18. СОВРЕМЕННАЯ ЖИЗНЬ И РОЗОВЫЕ ФУТОНЫ
Высокий жилистый парень под тридцать с длинными, как полагается артисту, волосами, глазами с романтической дымкой и некоторой неуверенностью в изгибе рта сидит передо мной, сложив ноги, длинные пальцы как-то по-женски держат сигарету.
— Представьте, дом многоквартирный, стоит уже лет тридцать, люди со всей Японии приехали, прожили вместе полжизни, детей народили, состарились, а друг друга почти не знают. Ну не нужно это современному человеку, сейчас же каждый за себя — отработал своё и сиди себе, телевизор смотри. Не то что раньше, в деревнях. Вот мы и поставили там чан с краской и объявили всем, что будем им простыни красить. Сначала никто не интересовался, а потом стали приходить домохозяйки, то поодиночке, то вдвоём — покрасят и домой несут. Дом стоит буквой П, просыпаешься утром, идёшь на балкон футон вешать, а на той стороне уже на трёх балконах футоны с розовыми простынями висят, как у тебя. Вот и другие стали приходить — интересно. Через месяц, когда мы уезжали, почти весь дом был розовыми футонами увешан. Мелочь, а всё-таки новая связь какая-то, что-то, о чём им теперь поговорить можно.
Или вот храм один на юге страны. Там тысячелетний дуб недавно пришлось спилить. Монахам стыдно, что он при них засох, — так я предложил настоятелю огородить это место и складывать там опавшие листья с других деревьев, будто то дерево ещё стоит. Вроде негатива получается, понимаете? Дерева нет уже, а листья лежат. Идут люди мимо, кто-то и вспомнит о нём. Старики внукам о нём рассказывают, и так далее. Сейчас культура пропадает, её же как-то передавать надо следующим поколениям.
Как сотни и тысячи подобных, мой собеседник работает по всей Японии, выбивая из муниципалитетов деньги на различные художественные проекты, идея которых — налаживать потерянные во время индустриализации связи между людьми, поднимать общины.

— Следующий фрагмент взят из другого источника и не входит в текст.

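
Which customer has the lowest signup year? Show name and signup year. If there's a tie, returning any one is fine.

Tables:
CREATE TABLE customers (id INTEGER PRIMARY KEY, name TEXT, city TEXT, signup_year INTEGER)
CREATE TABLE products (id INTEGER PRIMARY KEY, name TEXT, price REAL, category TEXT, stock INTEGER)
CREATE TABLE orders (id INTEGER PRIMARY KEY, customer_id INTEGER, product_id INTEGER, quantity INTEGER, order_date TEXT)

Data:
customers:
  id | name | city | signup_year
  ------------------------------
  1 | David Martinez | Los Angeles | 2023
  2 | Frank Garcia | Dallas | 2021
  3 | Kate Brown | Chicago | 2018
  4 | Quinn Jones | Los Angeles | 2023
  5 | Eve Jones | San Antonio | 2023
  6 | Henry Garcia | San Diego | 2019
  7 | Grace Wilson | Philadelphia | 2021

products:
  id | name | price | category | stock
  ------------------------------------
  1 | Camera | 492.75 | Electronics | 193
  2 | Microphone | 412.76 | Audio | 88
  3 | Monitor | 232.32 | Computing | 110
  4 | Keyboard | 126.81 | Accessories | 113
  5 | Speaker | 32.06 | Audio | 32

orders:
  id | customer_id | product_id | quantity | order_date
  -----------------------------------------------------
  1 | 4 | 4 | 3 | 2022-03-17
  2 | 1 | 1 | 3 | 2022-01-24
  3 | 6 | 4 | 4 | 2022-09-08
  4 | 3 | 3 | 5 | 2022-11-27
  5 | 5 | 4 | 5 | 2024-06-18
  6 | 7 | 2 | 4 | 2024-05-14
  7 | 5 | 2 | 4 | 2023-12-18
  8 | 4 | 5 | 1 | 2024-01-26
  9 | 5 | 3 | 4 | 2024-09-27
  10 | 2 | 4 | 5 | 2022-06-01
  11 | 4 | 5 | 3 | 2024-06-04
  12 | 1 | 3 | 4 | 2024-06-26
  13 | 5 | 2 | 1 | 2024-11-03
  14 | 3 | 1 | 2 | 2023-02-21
SELECT name, signup_year FROM customers ORDER BY signup_year ASC LIMIT 1

Execution result:
name | signup_year
Kate Brown | 2018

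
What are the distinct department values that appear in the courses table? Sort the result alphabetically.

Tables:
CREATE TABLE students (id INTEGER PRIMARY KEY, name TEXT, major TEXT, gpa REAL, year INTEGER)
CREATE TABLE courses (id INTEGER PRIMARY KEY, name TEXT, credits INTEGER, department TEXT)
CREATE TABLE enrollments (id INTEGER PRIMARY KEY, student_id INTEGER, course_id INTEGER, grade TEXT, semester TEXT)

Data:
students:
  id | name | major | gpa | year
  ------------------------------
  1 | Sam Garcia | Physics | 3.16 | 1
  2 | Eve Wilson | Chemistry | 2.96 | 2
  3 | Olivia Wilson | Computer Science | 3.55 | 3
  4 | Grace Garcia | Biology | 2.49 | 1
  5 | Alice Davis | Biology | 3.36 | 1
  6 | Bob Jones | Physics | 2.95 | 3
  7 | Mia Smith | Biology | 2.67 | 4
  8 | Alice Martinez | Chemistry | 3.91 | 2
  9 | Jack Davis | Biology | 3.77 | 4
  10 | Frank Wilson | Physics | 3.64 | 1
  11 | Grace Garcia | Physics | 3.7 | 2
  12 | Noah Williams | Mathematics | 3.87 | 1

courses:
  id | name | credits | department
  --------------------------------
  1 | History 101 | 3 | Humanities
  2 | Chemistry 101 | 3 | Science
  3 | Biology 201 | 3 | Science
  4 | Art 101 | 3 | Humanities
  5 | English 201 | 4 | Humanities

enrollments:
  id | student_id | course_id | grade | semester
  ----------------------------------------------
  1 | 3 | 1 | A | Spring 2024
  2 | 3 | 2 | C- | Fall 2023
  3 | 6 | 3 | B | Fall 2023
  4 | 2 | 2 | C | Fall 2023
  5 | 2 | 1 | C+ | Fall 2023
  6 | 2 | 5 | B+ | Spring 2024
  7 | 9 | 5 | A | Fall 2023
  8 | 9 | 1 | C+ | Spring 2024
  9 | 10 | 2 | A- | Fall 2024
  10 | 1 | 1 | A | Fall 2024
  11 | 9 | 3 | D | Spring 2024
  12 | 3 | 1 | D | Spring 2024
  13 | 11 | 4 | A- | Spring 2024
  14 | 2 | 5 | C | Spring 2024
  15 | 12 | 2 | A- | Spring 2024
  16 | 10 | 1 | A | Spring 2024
SELECT DISTINCT department FROM courses ORDER BY department

Execution result:
department
Humanities
Science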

Действительно, со связями в Японии плохо. Пятьдесят лет тому назад к ближайшим соседям ещё можно было зайти, когда пожелаешь, одолжить соевый соус или мисо, а когда у тебя был лишний сладкий пирожок, ты нёс его или соседу, или приятелю — просто потому, что на таких связях всё в общем-то и держалось. В процессе модернизации горожан вытащили из общин в фирмы, объяснили, что главное — встать на ноги и отвечать за себя, но в результате — во всяком случае, в новых районах, где селится средний класс, — получили не общество индивидуумов западного типа, а общество категорий. Имена собственные ушли в прошлое, подменённые именами нарицательными, и человек, раньше состоявший из пучка индивидуальных связей с другими индивидуумами своей маленькой общины, превратился в пучок обезличенных категорий — отца, соседа, подчинённого, пассажира, заказчика, покупателя. Эта система позволяет ему оперировать в гораздо большем обществе, да и функционирует, наверное, лучше, но меня, честно говоря, пугает, когда двое молодых должны сначала оговорить рамки происходящего (например, фразой «Будешь моей девушкой?») и только потом могут поцеловаться. Люди в любой момент жизни точно знают, какую они играют роль, могут отчитаться перед собой и другими в рациональности своих поступков, а свой успех, как и поражение, смакуют в одиночестве.